This week I had the pleasure to attend the Archiving conference (AC) 2014 in Berlin. The event was hosted at the kino Arsenal in Potsdamer Platz in one of the cinema room with extremely comfortable red seats. This conference belongs to a group of conferences run by the Society for Imaging Science and Technology. I usually attend the Color Imaging Conference (CIC) or the Electronic Imaging conference (EIC), both in the US, so when I saw that the AC was taking place this year in Berlin I jumped at the chance and joined the event.
Comparing to CIC the topics of AC are much more applied and not only dedicated to imaging problems. The variety of represented fields makes this event very interesting. Starting from archiving itself, we can understand it by all problems related to collect documents, from papers, books, audio files, video files, electronic documents for e-government, art collections, website, internet. Once the databases are built you have to think of how to access the documents knowing that the amount of information grows without stopping, having documents digitized do not mean they don't need to be processed anymore (e.g. how to save scanned pages of an old book with its hand-written annotations). In relation to the scanning task, the one day industrial exhibition gives us the possibility to see different book scanners with special features to be able to manipulate fragile documents.
A never ending challenge in this domain is the continuous evolution of technology. If the tasks remain identical - to archive documents whatever they are - the people in charge of these tasks - working in library, museum, archive department - have to save the documents and keep alive the technology to actually store these documents. Archives being public they have to be accessible to the public. This also asks the question of the founding, the responsible people have to continuously argue with politicians to keep their founding at a reasonable level.
To be give a very simple image, in the past all documents were saved on solid media (ie stone, paper, film...), something physical with a long life duration. Then the time is speeding up, we accumulate more and more information, we need more space to archive it and we need to reduce the physical size of the archiving media. Data centers full of servers are available but the life duration they proposed is not as long as the physical media: you enter the configuration where these centers are continuously copying and migrating information from server to server to be faster than the archiving media life, therefore our global archives are always moving: a global power outage could mean the end of our archives.
Archiving film documents
An important parameter is the constant evolution of technology. This is something the movie industry is facing also continuously. In a way the challenges of restoring and archiving very old film material are very similar to those faced by during a movie production when different sources (ie contents from different cameras, different softwares) have to be combined: there are different workflow that need to be merged in order to produce the final document/film. There are discussions that propose to use the DCP film distribution format to store new films and old films. One advantage it is understood by many people but it brings the matter of DRM in the document. One problem is the projection system and the encryption are linked (if I'm correct), what happend when the projectin technology changes? All these aspects were tackled in the opening keynote given by a fellow from Fraunhofer IIS.
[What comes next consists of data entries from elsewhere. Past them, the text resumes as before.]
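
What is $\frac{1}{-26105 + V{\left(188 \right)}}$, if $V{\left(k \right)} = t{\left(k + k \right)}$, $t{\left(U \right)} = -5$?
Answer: $- \frac{1}{26110} \approx -3.8299 \cdot 10^{-5}$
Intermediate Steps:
$V{\left(k \right)} = -5$
$\frac{1}{-26105 + V{\left(188 \right)}} = \frac{1}{-26105 - 5} = \frac{1}{-26110} = - \frac{1}{26110}$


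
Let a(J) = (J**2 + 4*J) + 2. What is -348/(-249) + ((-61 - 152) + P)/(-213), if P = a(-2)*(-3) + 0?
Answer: 13963/5893 ≈ 2.3694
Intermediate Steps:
a(J) = 2 + J**2 + 4*J
P = 6 (P = (2 + (-2)**2 + 4*(-2))*(-3) + 0 = (2 + 4 - 8)*(-3) + 0 = -2*(-3) + 0 = 6 + 0 = 6)
-348/(-249) + ((-61 - 152) + P)/(-213) = -348/(-249) + ((-61 - 152) + 6)/(-213) = -348*(-1/249) + (-213 + 6)*(-1/213) = 116/83 - 207*(-1/213) = 116/83 + 69/71 = 13963/5893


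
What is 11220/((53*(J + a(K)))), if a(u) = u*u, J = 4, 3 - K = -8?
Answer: 2244/1325 ≈ 1.6936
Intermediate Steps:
K = 11 (K = 3 - 1*(-8) = 3 + 8 = 11)
a(u) = u**2
11220/((53*(J + a(K)))) = 11220/((53*(4 + 11**2))) = 11220/((53*(4 + 121))) = 11220/((53*125)) = 11220/6625 = 11220*(1/6625) = 2244/1325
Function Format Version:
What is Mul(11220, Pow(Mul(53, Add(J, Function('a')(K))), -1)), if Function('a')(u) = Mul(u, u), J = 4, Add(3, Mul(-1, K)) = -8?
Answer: Rational(2244, 1325) ≈ 1.6936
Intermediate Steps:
K = 11 (K = Add(3, Mul(-1, -8)) = Add(3, 8) = 11)
Function('a')(u) = Pow(u, 2)
Mul(11220, Pow(Mul(53, Add(J, Function('a')(K))), -1)) = Mul(11220, Pow(Mul(53, Add(4, Pow(11, 2))), -1)) = Mul(11220, Pow(Mul(53, Add(4, 121)), -1)) = Mul(11220, Pow(Mul(53, 125), -1)) = Mul(11220, Pow(6625, -1)) = Mul(11220, Rational(1, 6625)) = Rational(2244, 1325)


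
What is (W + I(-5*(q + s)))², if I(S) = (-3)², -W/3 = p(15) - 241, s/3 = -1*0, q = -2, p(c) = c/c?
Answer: 531441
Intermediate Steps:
p(c) = 1
s = 0 (s = 3*(-1*0) = 3*0 = 0)
W = 720 (W = -3*(1 - 241) = -3*(-240) = 720)
I(S) = 9
(W + I(-5*(q + s)))² = (720 + 9)² = 729² = 531441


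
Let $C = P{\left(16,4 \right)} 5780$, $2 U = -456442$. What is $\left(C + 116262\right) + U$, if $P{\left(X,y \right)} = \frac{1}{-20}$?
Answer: $-112248$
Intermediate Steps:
$P{\left(X,y \right)} = - \frac{1}{20}$
$U = -228221$ ($U = \frac{1}{2} \left(-456442\right) = -228221$)
$C = -289$ ($C = \left(- \frac{1}{20}\right) 5780 = -289$)
$\left(C + 116262\right) + U = \left(-289 + 116262\right) - 228221 = 115973 - 228221 = -112248$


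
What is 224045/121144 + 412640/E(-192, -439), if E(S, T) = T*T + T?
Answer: 46534340425/11646905304 ≈ 3.9954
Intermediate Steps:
E(S, T) = T + T² (E(S, T) = T² + T = T + T²)
224045/121144 + 412640/E(-192, -439) = 224045/121144 + 412640/((-439*(1 - 439))) = 224045*(1/121144) + 412640/((-439*(-438))) = 224045/121144 + 412640/192282 = 224045/121144 + 412640*(1/192282) = 224045/121144 + 206320/96141 = 46534340425/11646905304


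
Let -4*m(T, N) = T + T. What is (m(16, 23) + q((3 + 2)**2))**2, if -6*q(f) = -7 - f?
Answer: 64/9 ≈ 7.1111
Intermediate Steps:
m(T, N) = -T/2 (m(T, N) = -(T + T)/4 = -T/2)
q(f) = 7/6 + f/6 (q(f) = -(-7 - f)/6 = 7/6 + f/6)
(m(16, 23) + q((3 + 2)**2))**2 = (-1/2*16 + (7/6 + (3 + 2)**2/6))**2 = (-8 + (7/6 + (1/6)*5**2))**2 = (-8 + (7/6 + (1/6)*25))**2 = (-8 + (7/6 + 25/6))**2 = (-8 + 16/3)**2 = (-8/3)**2 = 64/9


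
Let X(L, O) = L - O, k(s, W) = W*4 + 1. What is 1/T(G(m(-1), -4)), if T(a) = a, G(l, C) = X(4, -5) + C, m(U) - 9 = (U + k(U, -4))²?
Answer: ⅕ ≈ 0.20000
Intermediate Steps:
k(s, W) = 1 + 4*W (k(s, W) = 4*W + 1 = 1 + 4*W)
m(U) = 9 + (-15 + U)² (m(U) = 9 + (U + (1 + 4*(-4)))² = 9 + (U + (1 - 16))² = 9 + (U - 15)² = 9 + (-15 + U)²)
G(l, C) = 9 + C (G(l, C) = (4 - 1*(-5)) + C = (4 + 5) + C = 9 + C)
1/T(G(m(-1), -4)) = 1/(9 - 4) = 1/5 = ⅕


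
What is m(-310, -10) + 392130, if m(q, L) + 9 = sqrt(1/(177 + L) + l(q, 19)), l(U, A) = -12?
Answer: 392121 + I*sqrt(334501)/167 ≈ 3.9212e+5 + 3.4632*I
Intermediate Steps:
m(q, L) = -9 + sqrt(-12 + 1/(177 + L)) (m(q, L) = -9 + sqrt(1/(177 + L) - 12) = -9 + sqrt(-12 + 1/(177 + L)))
m(-310, -10) + 392130 = (-9 + sqrt((-2123 - 12*(-10))/(177 - 10))) + 392130 = (-9 + sqrt((-2123 + 120)/167)) + 392130 = (-9 + sqrt((1/167)*(-2003))) + 392130 = (-9 + sqrt(-2003/167)) + 392130 = (-9 + I*sqrt(334501)/167) + 392130 = 392121 + I*sqrt(334501)/167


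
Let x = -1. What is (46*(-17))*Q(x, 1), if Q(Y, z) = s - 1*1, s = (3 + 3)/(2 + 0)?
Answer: -1564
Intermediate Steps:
s = 3 (s = 6/2 = 6*(½) = 3)
Q(Y, z) = 2 (Q(Y, z) = 3 - 1*1 = 3 - 1 = 2)
(46*(-17))*Q(x, 1) = (46*(-17))*2 = -782*2 = -1564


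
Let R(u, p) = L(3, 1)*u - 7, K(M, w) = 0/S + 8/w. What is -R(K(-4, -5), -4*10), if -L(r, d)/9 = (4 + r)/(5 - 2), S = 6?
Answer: -133/5 ≈ -26.600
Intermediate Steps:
K(M, w) = 8/w (K(M, w) = 0/6 + 8/w = 0*(⅙) + 8/w = 0 + 8/w = 8/w)
L(r, d) = -12 - 3*r (L(r, d) = -9*(4 + r)/(5 - 2) = -9*(4 + r)/3 = -9*(4/3 + r/3) = -12 - 3*r)
R(u, p) = -7 - 21*u (R(u, p) = (-12 - 3*3)*u - 7 = (-12 - 9)*u - 7 = -21*u - 7 = -7 - 21*u)
-R(K(-4, -5), -4*10) = -(-7 - 168/(-5)) = -(-7 - 168*(-1)/5) = -(-7 - 21*(-8/5)) = -(-7 + 168/5) = -1*133/5 = -133/5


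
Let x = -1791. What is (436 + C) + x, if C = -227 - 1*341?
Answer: -1923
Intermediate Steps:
C = -568 (C = -227 - 341 = -568)
(436 + C) + x = (436 - 568) - 1791 = -132 - 1791 = -1923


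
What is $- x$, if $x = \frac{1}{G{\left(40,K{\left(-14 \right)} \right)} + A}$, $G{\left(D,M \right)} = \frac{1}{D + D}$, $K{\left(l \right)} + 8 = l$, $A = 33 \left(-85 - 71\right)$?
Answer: $\frac{80}{411839} \approx 0.00019425$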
Crowd sourcing and database browsing
Crowd sourcing was to me a very interesting topic. It did appear in oral presentations and in posters. I joined together the database browsing because I think these two points are related. The amount of available information - as I mentioned above - is increasing and if you remember big data we have both feet inside. To process the documents the archiving departments have (eg in the conference program from the BNF in Paris, in the Netherland or in Germany) started campaigns where they ask the public to achieve tasks to validate digitization (I'm simplifying the problem here) where the task can't be perform fully automatically without errors. It follows the web 2.0 model where the user is also the one creating the content, except here he is helping/working on archive media which concerns everybody, it's our memory after all.
Graph database was mentioned and I could like to hear more about it. Especially how database query languages are developed to ease the access to the information in those databases. But this also implies to think how to build these databases. Pretty interesting in any cases.
To be short there were mostly good. Different people, different backgrounds but similar challenges as archiving, digital preservation, curation are. Multidisciplinary as I like it.